A tool to archive Substack newsletters you are currently subscribed to. This allows you to keep an offline copy of the content you have paid for, forever.
Important
This is NOT a piracy tool.
- It can only download content you usually have access to.
- It does not bypass paywalls for newsletters you are not subscribed to.
- Its primary use case is archiving your library before you unsubscribe.
- 100% Local: Your cookies, session data, and downloaded articles are stored only on your computer. Nothing is ever sent to any external server.
- Safe: Your credentials are used strictly to authenticate with Substack for downloading your own content.
- Personal Archive: Download all posts from a newsletter to your local machine.
- Paid Content Support: Authenticates using your existing subscription to archive subscriber-only posts.
- Custom Domain Support: Includes a login helper to bypass bot protection on custom domains (e.g.,
lennysnewsletter.com). - Offline Assets: Downloads images locally so you can view posts without an internet connection.
- Markdown Support: Converts posts to Markdown (
.md) with local image links, perfect for Obsidian or Notion. - Podcast Skipping: Option to skip podcast/audio episodes (
--skip-podcasts). - HTML Export: Saves clean, readable HTML files.
-
Clone the repository:
git clone https://github.com/yourusername/substack-scraper.git cd substack-scraper -
Install dependencies:
pip install -r requirements.txt
-
Install Playwright browsers: (Required for the login helper)
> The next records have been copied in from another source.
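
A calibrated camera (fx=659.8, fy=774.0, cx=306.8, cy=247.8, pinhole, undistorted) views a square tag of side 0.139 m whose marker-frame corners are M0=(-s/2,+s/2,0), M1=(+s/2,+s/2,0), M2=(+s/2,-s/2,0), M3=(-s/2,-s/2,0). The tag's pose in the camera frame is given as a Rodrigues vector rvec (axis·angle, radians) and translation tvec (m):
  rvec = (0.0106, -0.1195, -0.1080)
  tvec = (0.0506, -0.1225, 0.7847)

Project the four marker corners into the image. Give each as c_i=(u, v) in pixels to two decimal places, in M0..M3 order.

c0=(297.83, 202.12) c1=(412.01, 188.42) c2=(399.94, 53.15) c3=(285.16, 64.03)

Intrinsics K: fx=659.8, fy=774.0, cx=306.8, cy=247.8
Marker side s = 0.139 m; corners in marker frame (Z=0):
  M0 = (-0.0695, +0.0695, 0)
  M1 = (+0.0695, +0.0695, 0)
  M2 = (+0.0695, -0.0695, 0)
  M3 = (-0.0695, -0.0695, 0)
rvec = (0.0106, -0.1195, -0.1080), |rvec| = θ = 0.16142 rad = 9.249°
Rodrigues: sinθ=0.16072, 1−cosθ=0.01300; R = I + sinθ·[k]× + (1−cosθ)·[k]×²:
    [+0.98706 +0.10690 -0.11955]
    [-0.10816 +0.99412 -0.00412]
    [+0.11841 +0.01699 +0.99282]
t = (0.0506, -0.1225, 0.7847) m
M0: Pc = R·M0+t = (-0.01057, -0.04589, +0.77765); u = 659.8·(-0.01057)/0.77765 + 306.8 = 297.8311, v = 774.0·(-0.04589)/0.77765 + 247.8 = 202.1245
M1: Pc = R·M1+t = (+0.12663, -0.06093, +0.79411); u = 659.8·(+0.12663)/0.79411 + 306.8 = 412.0126, v = 774.0·(-0.06093)/0.79411 + 247.8 = 188.4172
M2: Pc = R·M2+t = (+0.11177, -0.19911, +0.79175); u = 659.8·(+0.11177)/0.79175 + 306.8 = 399.9437, v = 774.0·(-0.19911)/0.79175 + 247.8 = 53.1544
M3: Pc = R·M3+t = (-0.02543, -0.18407, +0.77529); u = 659.8·(-0.02543)/0.77529 + 306.8 = 285.1582, v = 774.0·(-0.18407)/0.77529 + 247.8 = 64.0319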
playwright install chromium
Substack uses complex "bot protection" for some domains. This tool provides a Login Helper (login.py) to make authentication easy.
For most newsletters, you only need to log in once.
- Run in your terminal:
python login.py
- A Chrome window will open. Log in to
substack.com. - Go back to the terminal and press Enter to save your session.
- This creates
substack_session.json, which works for all standard Substack newsletters.
Newsletters with their own domains are isolated "islands" and require their own login.
- Run the helper with the URL (all on one line):
python login.py https://www.lennysnewsletter.com
- A Chrome window will open. Log in to that specific site.
- Go back to the terminal and press Enter to save your session.
- This saves a domain-specific session (e.g.,
substack_session_www.lennysnewsletter.com.json) which the scraper will automatically detect and use.
Basic Scrape (HTML + Markdown + Images):
python scraper.py --url https://read.substack.comMarkdown Only (Best for Obsidian):
python scraper.py --url https://read.substack.com --md-onlySkip Podcasts:
python scraper.py --url https://newsletter.pragmaticengineer.com --skip-podcastsLimit Number of Posts:
# Download only the 5 most recent posts
python scraper.py --url https://www.robkhenderson.com --limit 5Downloaded posts are saved in the archive/ directory, organized by domain:
archive/
├── read.substack.com/
│ ├── assets/
│ │ ├── image1.jpg
│ │ └── ...
│ ├── 2023-10-01_some-post-title.md
│ └── 2023-10-01_some-post-title.html
└── ...
This tool is for personal archiving purposes only. Please respect the copyright of the authors and do not redistribute paid content.